O (İbnu Ebi'd-Dünya) şöyle de demiştir: İşte bunlar öyle ilimlerdir ki; onlar müfessir için âlet gibidirler; kişi ancak onları elde etmekle müfessir olur. Kim, bunlarsız tefsîr ederse, (Şerîat tarafından) yasaklanan rey ile tefsîr yapmış olur; eğer onları elde ederek tefsîr ederse, yasak olan rey ile tefsîr etmiş olmaz.

O (İbnu Ebi'd-Dünya) şöyle söylemiştir: Sahâbe radıyellâhu anhum ve Tabiûn rahimehumullâh, arabça ilimlerini öğrenerek değil de, tabiatları îcâbı biliyorlardı. Kur'ân'dan ve Resûlüllah sallellâhu aleyhi ve sellem'den almış oldukları Sünnet'ten, başka ilimleri de elde ettiler.

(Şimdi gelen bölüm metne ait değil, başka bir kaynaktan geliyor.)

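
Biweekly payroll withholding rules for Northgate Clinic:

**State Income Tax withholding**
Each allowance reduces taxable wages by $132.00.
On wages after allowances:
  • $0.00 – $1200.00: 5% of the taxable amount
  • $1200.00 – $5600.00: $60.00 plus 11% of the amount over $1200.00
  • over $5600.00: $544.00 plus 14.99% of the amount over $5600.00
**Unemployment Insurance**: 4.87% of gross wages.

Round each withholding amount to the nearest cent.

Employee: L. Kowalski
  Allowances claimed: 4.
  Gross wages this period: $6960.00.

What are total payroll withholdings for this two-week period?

$1007.67

State Income Tax: taxable = $6960.00 − 4×$132.00 = $6432.00
  $544.00 + 14.99% × ($6432.00 − $5600.00) = $544.00 + 14.99% × $832.00 = $668.72
Unemployment Insurance: 4.87% × $6960.00 = $338.95
Total: $668.72 + $338.95 = $1007.67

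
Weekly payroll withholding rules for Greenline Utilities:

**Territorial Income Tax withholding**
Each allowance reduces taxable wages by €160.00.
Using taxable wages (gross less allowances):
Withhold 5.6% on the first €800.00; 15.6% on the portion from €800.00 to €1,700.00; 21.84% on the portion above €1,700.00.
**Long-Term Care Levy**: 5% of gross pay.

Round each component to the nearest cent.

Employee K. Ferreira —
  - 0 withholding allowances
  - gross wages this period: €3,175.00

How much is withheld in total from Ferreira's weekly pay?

€666.09

Territorial Income Tax: taxable = €3,175.00
  €185.20 + 21.84% × (€3,175.00 − €1,700.00) = €185.20 + 21.84% × €1,475.00 = €507.34
Long-Term Care Levy: 5% × €3,175.00 = €158.75
Total: €507.34 + €158.75 = €666.09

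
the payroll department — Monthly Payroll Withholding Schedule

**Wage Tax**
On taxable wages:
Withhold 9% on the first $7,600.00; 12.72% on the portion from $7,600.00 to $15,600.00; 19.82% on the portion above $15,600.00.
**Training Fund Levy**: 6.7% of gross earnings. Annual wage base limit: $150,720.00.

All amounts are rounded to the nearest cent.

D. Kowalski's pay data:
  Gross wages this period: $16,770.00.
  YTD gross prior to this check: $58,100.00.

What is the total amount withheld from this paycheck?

Wage Tax: taxable = $16,770.00
  $1,701.60 + 19.82% × ($16,770.00 − $15,600.00) = $1,701.60 + 19.82% × $1,170.00 = $1,933.49
Training Fund Levy: 6.7% × $16,770.00 = $1,123.59
Total: $1,933.49 + $1,123.59 = $3,057.08

$3,057.08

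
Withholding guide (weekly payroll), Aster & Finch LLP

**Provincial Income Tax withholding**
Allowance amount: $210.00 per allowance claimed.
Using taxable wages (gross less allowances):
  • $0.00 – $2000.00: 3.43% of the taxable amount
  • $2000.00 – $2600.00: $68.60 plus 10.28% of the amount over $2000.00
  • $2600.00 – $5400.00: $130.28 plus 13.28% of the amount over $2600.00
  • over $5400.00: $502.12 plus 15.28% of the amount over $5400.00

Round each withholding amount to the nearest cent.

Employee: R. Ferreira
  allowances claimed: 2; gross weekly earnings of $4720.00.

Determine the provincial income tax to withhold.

Provincial Income Tax: taxable = $4720.00 − 2×$210.00 = $4300.00
  $130.28 + 13.28% × ($4300.00 − $2600.00) = $130.28 + 13.28% × $1700.00 = $356.04

$356.04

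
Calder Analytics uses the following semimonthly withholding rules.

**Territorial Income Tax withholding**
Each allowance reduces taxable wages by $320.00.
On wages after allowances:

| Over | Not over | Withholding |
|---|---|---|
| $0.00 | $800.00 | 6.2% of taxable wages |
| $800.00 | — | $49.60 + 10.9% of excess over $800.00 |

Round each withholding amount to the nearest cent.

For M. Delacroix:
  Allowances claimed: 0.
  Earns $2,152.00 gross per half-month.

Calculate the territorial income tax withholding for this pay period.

$196.97

Territorial Income Tax: taxable = $2,152.00
  $49.60 + 10.9% × ($2,152.00 − $800.00) = $49.60 + 10.9% × $1,352.00 = $196.97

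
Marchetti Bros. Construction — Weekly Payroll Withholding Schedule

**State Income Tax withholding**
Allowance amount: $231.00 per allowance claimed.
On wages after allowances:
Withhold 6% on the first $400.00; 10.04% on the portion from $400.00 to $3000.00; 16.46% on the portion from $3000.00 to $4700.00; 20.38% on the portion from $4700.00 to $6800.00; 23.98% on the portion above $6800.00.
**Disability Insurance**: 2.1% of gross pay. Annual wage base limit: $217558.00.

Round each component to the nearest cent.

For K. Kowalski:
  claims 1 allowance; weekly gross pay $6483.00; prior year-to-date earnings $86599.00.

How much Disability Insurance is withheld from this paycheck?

$136.14

Disability Insurance: 2.1% × $6483.00 = $136.14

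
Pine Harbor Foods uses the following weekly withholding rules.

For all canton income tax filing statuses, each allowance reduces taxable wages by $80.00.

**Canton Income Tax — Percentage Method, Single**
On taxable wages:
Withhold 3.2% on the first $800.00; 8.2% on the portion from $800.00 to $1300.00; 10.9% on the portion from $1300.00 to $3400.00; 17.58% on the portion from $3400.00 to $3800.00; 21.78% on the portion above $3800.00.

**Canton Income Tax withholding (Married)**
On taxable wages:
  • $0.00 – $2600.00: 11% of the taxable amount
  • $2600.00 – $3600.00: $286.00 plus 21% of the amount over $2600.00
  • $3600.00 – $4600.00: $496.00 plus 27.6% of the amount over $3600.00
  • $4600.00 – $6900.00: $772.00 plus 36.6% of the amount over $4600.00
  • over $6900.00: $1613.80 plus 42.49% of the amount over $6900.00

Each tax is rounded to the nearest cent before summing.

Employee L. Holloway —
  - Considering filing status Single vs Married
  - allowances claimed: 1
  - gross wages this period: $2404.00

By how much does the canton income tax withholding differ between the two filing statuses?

$77.42

Canton Income Tax (Single): taxable = $2404.00 − 1×$80.00 = $2324.00
  $66.60 + 10.9% × ($2324.00 − $1300.00) = $66.60 + 10.9% × $1024.00 = $178.22
Canton Income Tax (Married): taxable = $2404.00 − 1×$80.00 = $2324.00
  11% × $2324.00 = $255.64
Difference: |$178.22 − $255.64| = $77.42 (higher under Married)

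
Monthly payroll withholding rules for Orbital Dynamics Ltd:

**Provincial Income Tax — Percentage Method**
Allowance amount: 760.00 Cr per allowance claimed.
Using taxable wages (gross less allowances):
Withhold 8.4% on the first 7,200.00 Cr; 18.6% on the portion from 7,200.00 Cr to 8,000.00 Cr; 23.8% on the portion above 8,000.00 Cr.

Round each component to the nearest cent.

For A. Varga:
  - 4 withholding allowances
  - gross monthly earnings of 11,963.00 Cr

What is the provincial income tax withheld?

973.27 Cr

Provincial Income Tax: taxable = 11,963.00 Cr − 4×760.00 Cr = 8,923.00 Cr
  753.60 Cr + 23.8% × (8,923.00 Cr − 8,000.00 Cr) = 753.60 Cr + 23.8% × 923.00 Cr = 973.27 Cr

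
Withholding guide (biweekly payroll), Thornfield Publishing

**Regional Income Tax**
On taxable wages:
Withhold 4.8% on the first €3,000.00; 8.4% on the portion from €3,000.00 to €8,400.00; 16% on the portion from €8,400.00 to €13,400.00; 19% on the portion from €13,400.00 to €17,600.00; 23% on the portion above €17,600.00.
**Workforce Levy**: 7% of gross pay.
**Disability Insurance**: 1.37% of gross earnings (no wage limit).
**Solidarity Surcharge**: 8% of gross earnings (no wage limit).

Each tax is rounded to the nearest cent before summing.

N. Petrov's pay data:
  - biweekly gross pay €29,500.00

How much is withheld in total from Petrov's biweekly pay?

€9,761.75

Regional Income Tax: taxable = €29,500.00
  €2,195.60 + 23% × (€29,500.00 − €17,600.00) = €2,195.60 + 23% × €11,900.00 = €4,932.60
Workforce Levy: 7% × €29,500.00 = €2,065.00
Disability Insurance: 1.37% × €29,500.00 = €404.15
Solidarity Surcharge: 8% × €29,500.00 = €2,360.00
Total: €4,932.60 + €2,065.00 + €404.15 + €2,360.00 = €9,761.75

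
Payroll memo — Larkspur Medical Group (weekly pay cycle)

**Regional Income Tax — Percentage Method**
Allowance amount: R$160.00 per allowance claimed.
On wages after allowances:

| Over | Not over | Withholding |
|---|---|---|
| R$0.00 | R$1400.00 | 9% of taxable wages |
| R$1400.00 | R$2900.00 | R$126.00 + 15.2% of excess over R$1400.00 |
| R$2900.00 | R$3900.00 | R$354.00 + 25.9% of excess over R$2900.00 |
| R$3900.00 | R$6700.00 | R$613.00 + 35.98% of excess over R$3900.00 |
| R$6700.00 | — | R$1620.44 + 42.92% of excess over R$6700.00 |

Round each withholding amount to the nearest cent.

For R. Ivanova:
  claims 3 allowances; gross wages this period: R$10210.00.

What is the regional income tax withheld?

Regional Income Tax: taxable = R$10210.00 − 3×R$160.00 = R$9730.00
  R$1620.44 + 42.92% × (R$9730.00 − R$6700.00) = R$1620.44 + 42.92% × R$3030.00 = R$2920.92

R$2920.92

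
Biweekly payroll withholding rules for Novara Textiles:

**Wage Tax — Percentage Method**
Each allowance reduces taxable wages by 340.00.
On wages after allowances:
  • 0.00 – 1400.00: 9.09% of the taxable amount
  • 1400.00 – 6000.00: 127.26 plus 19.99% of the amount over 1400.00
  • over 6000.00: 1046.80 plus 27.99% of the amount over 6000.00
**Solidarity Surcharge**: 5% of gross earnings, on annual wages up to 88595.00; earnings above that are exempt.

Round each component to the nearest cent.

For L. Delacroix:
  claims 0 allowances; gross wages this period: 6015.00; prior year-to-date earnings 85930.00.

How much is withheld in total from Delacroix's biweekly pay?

Wage Tax: taxable = 6015.00
  1046.80 + 27.99% × (6015.00 − 6000.00) = 1046.80 + 27.99% × 15.00 = 1051.00
Solidarity Surcharge: cap 88595.00 − YTD 85930.00 = 2665.00 subject; 5% × 2665.00 = 133.25
Total: 1051.00 + 133.25 = 1184.25

1184.25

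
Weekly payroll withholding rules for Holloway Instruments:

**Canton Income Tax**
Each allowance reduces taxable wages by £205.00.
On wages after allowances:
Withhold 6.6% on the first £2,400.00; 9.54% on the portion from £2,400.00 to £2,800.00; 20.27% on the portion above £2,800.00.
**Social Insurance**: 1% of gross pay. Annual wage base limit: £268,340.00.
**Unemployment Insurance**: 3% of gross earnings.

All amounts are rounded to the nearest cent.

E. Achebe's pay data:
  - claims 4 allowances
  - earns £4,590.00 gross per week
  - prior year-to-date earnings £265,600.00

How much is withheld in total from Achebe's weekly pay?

£558.28

Canton Income Tax: taxable = £4,590.00 − 4×£205.00 = £3,770.00
  £196.56 + 20.27% × (£3,770.00 − £2,800.00) = £196.56 + 20.27% × £970.00 = £393.18
Social Insurance: cap £268,340.00 − YTD £265,600.00 = £2,740.00 subject; 1% × £2,740.00 = £27.40
Unemployment Insurance: 3% × £4,590.00 = £137.70
Total: £393.18 + £27.40 + £137.70 = £558.28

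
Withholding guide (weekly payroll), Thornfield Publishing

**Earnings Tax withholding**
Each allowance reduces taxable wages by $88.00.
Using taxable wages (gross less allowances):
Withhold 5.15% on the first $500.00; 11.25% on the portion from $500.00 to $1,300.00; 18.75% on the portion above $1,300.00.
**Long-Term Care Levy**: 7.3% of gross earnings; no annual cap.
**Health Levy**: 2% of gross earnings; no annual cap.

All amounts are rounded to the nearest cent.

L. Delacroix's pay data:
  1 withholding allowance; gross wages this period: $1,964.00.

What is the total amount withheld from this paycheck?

Earnings Tax: taxable = $1,964.00 − 1×$88.00 = $1,876.00
  $115.75 + 18.75% × ($1,876.00 − $1,300.00) = $115.75 + 18.75% × $576.00 = $223.75
Long-Term Care Levy: 7.3% × $1,964.00 = $143.37
Health Levy: 2% × $1,964.00 = $39.28
Total: $223.75 + $143.37 + $39.28 = $406.40

$406.40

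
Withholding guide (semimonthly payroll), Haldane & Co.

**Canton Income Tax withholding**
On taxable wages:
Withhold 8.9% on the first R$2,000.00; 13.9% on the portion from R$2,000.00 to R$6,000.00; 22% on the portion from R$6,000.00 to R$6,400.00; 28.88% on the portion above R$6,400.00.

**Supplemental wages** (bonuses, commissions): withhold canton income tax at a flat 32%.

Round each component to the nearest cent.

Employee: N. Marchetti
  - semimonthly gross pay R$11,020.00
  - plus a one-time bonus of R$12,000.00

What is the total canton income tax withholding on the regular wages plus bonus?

Canton Income Tax: taxable = R$11,020.00
  R$822.00 + 28.88% × (R$11,020.00 − R$6,400.00) = R$822.00 + 28.88% × R$4,620.00 = R$2,156.26
Supplemental (32% flat on bonus): 32% × R$12,000.00 = R$3,840.00
Total canton income tax: R$2,156.26 + R$3,840.00 = R$5,996.26

R$5,996.26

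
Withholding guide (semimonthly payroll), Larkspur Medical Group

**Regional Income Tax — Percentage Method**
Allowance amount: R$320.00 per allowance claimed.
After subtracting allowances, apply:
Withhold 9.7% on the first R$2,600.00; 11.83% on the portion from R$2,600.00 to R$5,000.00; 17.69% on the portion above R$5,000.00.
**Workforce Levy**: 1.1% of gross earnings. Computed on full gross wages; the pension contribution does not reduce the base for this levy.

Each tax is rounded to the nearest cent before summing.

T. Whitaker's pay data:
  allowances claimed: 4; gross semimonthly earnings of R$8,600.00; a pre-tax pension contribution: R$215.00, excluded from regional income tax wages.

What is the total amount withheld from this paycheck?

Regional Income Tax: taxable = R$8,600.00 − R$215.00 − 4×R$320.00 = R$7,105.00
  R$536.12 + 17.69% × (R$7,105.00 − R$5,000.00) = R$536.12 + 17.69% × R$2,105.00 = R$908.49
Workforce Levy: 1.1% × R$8,600.00 = R$94.60
Total: R$908.49 + R$94.60 = R$1,003.09

R$1,003.09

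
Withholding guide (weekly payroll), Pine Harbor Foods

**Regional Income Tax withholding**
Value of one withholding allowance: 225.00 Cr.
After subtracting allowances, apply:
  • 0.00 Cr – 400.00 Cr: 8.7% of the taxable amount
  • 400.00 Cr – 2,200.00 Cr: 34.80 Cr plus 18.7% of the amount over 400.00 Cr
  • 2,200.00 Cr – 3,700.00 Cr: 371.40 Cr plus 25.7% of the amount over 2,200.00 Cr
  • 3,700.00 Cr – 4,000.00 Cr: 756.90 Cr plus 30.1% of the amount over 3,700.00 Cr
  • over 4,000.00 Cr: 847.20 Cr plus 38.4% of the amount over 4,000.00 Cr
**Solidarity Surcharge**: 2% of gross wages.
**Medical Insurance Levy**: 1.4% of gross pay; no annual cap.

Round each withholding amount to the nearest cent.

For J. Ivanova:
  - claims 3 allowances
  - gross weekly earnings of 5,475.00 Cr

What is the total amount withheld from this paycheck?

1,340.55 Cr

Regional Income Tax: taxable = 5,475.00 Cr − 3×225.00 Cr = 4,800.00 Cr
  847.20 Cr + 38.4% × (4,800.00 Cr − 4,000.00 Cr) = 847.20 Cr + 38.4% × 800.00 Cr = 1,154.40 Cr
Solidarity Surcharge: 2% × 5,475.00 Cr = 109.50 Cr
Medical Insurance Levy: 1.4% × 5,475.00 Cr = 76.65 Cr
Total: 1,154.40 Cr + 109.50 Cr + 76.65 Cr = 1,340.55 Cr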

Ben (Süyûtî şöyle) derim: Hakkında bu kitâbın yazılmış olduğu tefsîr ilmi, işte bu sebeble şu ilimlerden faydalanır; (tefsîr ilmi) çeşitleri de ondan alınmadır. Kim bu kitâbta zikri geçen (tefsîr ilmi) çeşitleri(ni) muhkem bir şekilde kavrarsa, kendisini hedefine ulaştıracak bilgileri elde etmiş olur ve onlarla beraber artık bu kitâbdan başkasına ihtiyâc duymaz.

Belki de sen mevhibe ilmini müş-kil bulmakta ve şöyle demektesin: "Bu, elde edilmesi insanın kudretinde olmayan bir şeydir." Hâlbuki senin zannettiğin problem yoktur. Aklıma, bunun âlimlerin müctehid ta'rîfinde söyledikleri o, fakîhu'n-nefs olan kimsedir' sözlerine benzetilmesi geldi; yani, 'müctehid,' tabiatı gereği sözün mak-sadlarını, o sözden ma'nâ çıkarmaya güç yetirecek kadar çok kuvvetli anlayan kimsedir.



Tefsîri kabûl edilmeyen kimseler:

Bid'at ehliHusûsan Zemahşerî,Keşşâf'ında... O, şu kitâbda âyetleri asıl ma'nâlarından çıkarıp kendi bozuk (Mu'tezile) inancına uydurmayı çok yapmıştır. Öyle ki, insanı hiç hissetmediği yerden çalmaktadır.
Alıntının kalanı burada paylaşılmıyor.